Let’s dive into how module systems behave at build-time vs runtime, and the distinctions between CommonJS (CJS), ECMAScript Modules (ESM), and tools like TypeScript and webpack. I’ll go step by step and also address when module resolution can fail.

1. CommonJS (CJS) — runtime-driven

• Syntax: const x = require("foo")
• Resolution model:
  • Node.js resolves modules at runtime.
  • Each require() is just a function call; it can be conditional, computed, etc.
  • Example: if (condition) { const lib = require("./lib"); } Node won’t attempt to resolve ./lib until that line executes.
• Build-time behavior (pure JS):
  • None.
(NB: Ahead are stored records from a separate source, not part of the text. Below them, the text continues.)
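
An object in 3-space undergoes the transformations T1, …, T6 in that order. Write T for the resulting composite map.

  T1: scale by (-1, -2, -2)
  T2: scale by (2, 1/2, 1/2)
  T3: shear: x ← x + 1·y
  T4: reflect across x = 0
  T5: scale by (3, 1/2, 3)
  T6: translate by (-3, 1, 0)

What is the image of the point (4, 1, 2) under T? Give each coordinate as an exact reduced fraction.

T(p) = (24, 1/2, -6)

T1 scale by (-1, -2, -2): (4, 1, 2) → (-4, -2, -4)
T2 scale by (2, 1/2, 1/2): (-4, -2, -4) → (-8, -1, -2)
T3 shear: x ← x + 1·y: (-8, -1, -2) → (-9, -1, -2)
T4 reflect across x = 0: (-9, -1, -2) → (9, -1, -2)
T5 scale by (3, 1/2, 3): (9, -1, -2) → (27, -1/2, -6)
T6 translate by (-3, 1, 0): (27, -1/2, -6) → (24, 1/2, -6)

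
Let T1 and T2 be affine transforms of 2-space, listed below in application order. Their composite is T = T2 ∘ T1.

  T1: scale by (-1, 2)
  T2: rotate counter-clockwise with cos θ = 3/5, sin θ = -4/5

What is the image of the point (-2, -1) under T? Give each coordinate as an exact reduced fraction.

T1 scale by (-1, 2): (-2, -1) → (2, -2)
T2 rotate counter-clockwise with cos θ = 3/5, sin θ = -4/5: (2, -2) → (-2/5, -14/5)

T(p) = (-2/5, -14/5)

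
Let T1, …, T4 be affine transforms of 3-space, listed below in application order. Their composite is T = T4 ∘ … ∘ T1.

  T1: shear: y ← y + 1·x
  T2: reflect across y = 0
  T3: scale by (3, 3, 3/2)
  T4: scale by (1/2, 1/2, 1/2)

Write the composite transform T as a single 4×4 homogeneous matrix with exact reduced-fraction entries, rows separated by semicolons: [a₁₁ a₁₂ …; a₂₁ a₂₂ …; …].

T1 = [1 0 0 0; 1 1 0 0; 0 0 1 0; 0 0 0 1]
T2·T1 = [1 0 0 0; -1 -1 0 0; 0 0 1 0; 0 0 0 1]
T3·…·T1 = [3 0 0 0; -3 -3 0 0; 0 0 3/2 0; 0 0 0 1]
T4·…·T1 = [3/2 0 0 0; -3/2 -3/2 0 0; 0 0 3/4 0; 0 0 0 1]

T = [3/2 0 0 0; -3/2 -3/2 0 0; 0 0 3/4 0; 0 0 0 1]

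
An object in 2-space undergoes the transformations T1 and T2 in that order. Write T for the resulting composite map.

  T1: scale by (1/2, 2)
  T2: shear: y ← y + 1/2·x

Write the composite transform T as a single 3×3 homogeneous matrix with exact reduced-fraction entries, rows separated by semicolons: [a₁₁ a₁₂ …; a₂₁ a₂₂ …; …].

T = [1/2 0 0; 1/4 2 0; 0 0 1]

T1 = [1/2 0 0; 0 2 0; 0 0 1]
T2·T1 = [1/2 0 0; 1/4 2 0; 0 0 1]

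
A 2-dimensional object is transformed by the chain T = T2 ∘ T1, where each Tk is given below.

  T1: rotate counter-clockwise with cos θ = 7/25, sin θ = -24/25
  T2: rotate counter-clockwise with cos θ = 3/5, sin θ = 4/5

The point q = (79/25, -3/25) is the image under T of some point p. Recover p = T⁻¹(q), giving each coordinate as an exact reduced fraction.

T1 = [7/25 24/25 0; -24/25 7/25 0; 0 0 1]
T2·T1 = [117/125 44/125 0; -44/125 117/125 0; 0 0 1]
det M = 1; M⁻¹ = [117/125 -44/125 0; 44/125 117/125 0; 0 0 1]
M⁻¹ · (79/25, -3/25)ᵀ = (3, 1)ᵀ

p = (3, 1)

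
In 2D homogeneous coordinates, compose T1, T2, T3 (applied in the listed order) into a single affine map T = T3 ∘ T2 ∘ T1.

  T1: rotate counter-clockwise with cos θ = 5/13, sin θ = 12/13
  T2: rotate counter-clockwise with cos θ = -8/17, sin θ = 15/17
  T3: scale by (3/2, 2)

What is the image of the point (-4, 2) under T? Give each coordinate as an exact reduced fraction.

T(p) = (1383/221, -712/221)

T1 rotate counter-clockwise with cos θ = 5/13, sin θ = 12/13: (-4, 2) → (-44/13, -38/13)
T2 rotate counter-clockwise with cos θ = -8/17, sin θ = 15/17: (-44/13, -38/13) → (922/221, -356/221)
T3 scale by (3/2, 2): (922/221, -356/221) → (1383/221, -712/221)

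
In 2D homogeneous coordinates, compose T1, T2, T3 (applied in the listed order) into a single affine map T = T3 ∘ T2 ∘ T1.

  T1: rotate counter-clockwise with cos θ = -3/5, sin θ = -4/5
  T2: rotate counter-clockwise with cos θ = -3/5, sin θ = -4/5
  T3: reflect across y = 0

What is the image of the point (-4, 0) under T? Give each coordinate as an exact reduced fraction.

T(p) = (28/25, 96/25)

T1 rotate counter-clockwise with cos θ = -3/5, sin θ = -4/5: (-4, 0) → (12/5, 16/5)
T2 rotate counter-clockwise with cos θ = -3/5, sin θ = -4/5: (12/5, 16/5) → (28/25, -96/25)
T3 reflect across y = 0: (28/25, -96/25) → (28/25, 96/25)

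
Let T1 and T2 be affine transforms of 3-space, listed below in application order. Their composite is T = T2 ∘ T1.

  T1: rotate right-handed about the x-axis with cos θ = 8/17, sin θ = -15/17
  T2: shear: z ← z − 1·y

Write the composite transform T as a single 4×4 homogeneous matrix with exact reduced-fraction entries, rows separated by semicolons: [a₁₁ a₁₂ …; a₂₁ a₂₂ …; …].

T1 = [1 0 0 0; 0 8/17 15/17 0; 0 -15/17 8/17 0; 0 0 0 1]
T2·T1 = [1 0 0 0; 0 8/17 15/17 0; 0 -23/17 -7/17 0; 0 0 0 1]

T = [1 0 0 0; 0 8/17 15/17 0; 0 -23/17 -7/17 0; 0 0 0 1]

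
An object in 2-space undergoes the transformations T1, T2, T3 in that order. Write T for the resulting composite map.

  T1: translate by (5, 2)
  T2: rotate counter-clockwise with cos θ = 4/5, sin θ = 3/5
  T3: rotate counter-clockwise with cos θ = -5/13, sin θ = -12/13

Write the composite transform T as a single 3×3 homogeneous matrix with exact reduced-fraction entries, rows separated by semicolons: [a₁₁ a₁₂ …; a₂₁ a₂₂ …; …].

T1 = [1 0 5; 0 1 2; 0 0 1]
T2·T1 = [4/5 -3/5 14/5; 3/5 4/5 23/5; 0 0 1]
T3·…·T1 = [16/65 63/65 206/65; -63/65 16/65 -283/65; 0 0 1]

T = [16/65 63/65 206/65; -63/65 16/65 -283/65; 0 0 1]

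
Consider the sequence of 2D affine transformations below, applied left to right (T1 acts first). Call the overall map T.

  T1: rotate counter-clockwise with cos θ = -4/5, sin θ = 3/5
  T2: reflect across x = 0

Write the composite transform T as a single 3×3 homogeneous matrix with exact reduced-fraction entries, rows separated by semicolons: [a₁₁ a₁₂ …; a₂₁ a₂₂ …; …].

T1 = [-4/5 -3/5 0; 3/5 -4/5 0; 0 0 1]
T2·T1 = [4/5 3/5 0; 3/5 -4/5 0; 0 0 1]

T = [4/5 3/5 0; 3/5 -4/5 0; 0 0 1]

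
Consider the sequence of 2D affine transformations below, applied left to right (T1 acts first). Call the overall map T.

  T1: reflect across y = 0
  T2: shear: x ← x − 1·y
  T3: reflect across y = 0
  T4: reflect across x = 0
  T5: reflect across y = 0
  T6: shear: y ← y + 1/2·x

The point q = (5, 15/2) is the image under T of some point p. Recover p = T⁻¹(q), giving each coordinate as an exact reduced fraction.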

There’s no static analysis of imports.
  • Typos, missing files, or circular dependencies won’t show up until the code runs.
• When resolution fails:
  • Always runtime. If the file/module doesn’t exist, Node will throw MODULE_NOT_FOUND only when execution reaches that require().

2. ECMAScript Modules (ESM) — static & runtime

• Syntax: import x from "foo"
• Resolution model:
  • ESM enforces static imports at the top level (except for import() which is dynamic).
  • Node (and browsers) must resolve all imports before execution of the module graph begins.
  • This gives strong guarantees for tree shaking and faster startup.
• Build-time behavior (pure JS in Node):
  • Node validates the existence of each imported file before running the entry module.
  • If any import target is missing or has an invalid specifier, Node aborts before evaluating anything.
• When resolution fails:
  • Static imports → fail at load-time, before executing code.
  • Dynamic imports (await import("foo")) → fail at runtime, when that line executes.

3. TypeScript compilation

• What TypeScript checks:
  • With "module": "commonjs" or "module": "esnext", TS just emits different JS code (CJS require vs ESM import).
  • TS does a syntactic check: it ensures imported identifiers exist in the type system.
  • If you import ./foo but foo.ts doesn’t exist, TS errors at compile-time (unless "skipLibCheck" or "noEmitOnError": false allows emitting anyway).
• Key limitation:
  • TypeScript doesn’t guarantee runtime resolution. For example: const name = "./" + something; import(name); // TS won’t error, but Node may fail at runtime
  • TypeScript cannot analyze dynamic paths.
• When resolution fails:
  • Static imports → fail at TypeScript build-time (if file missing).
  • Dynamic imports or computed requires → TS compiles fine, failure only at runtime.

4. Webpack bundling

• Build-time behavior:
  • Webpack tries to resolve every import/require statically when building the dependency graph.
  • For ESM imports, this is straightforward.
  • For CommonJS requires, webpack does limited static analysis:
    • require("./foo") → resolved at build-time.
    • require("./" + variable) → not statically analyzable, webpack falls back to context modules (bundling more than you might expect).
    • require(dynamicVar) → webpack may emit a runtime error or include everything from a directory, depending on config.
• Tree shaking:
  • Only possible with ESM because of its static nature.
  • CommonJS is opaque: webpack cannot safely remove unused exports.
• When resolution fails:
  • Static ESM imports → fail at webpack build-time if module missing.
  • Static CommonJS requires → also fail at webpack build-time.
  • Dynamic requires/imports:
    • If webpack can’t resolve (e.g., require(someUnknown)), it either:
      • Errors during build (Critical dependency: the request of a dependency is an expression).
      • Or creates a runtime resolver that may fail at runtime.

5. Summary — when resolution fails

The key insight:

• CommonJS defers almost everything to runtime.
• ESM shifts validation earlier (load/build-time).
• TypeScript catches missing static imports at compile-time, but not runtime dynamics.
• Webpack tries to resolve as much as possible at build-time; dynamic expressions are the gray zone.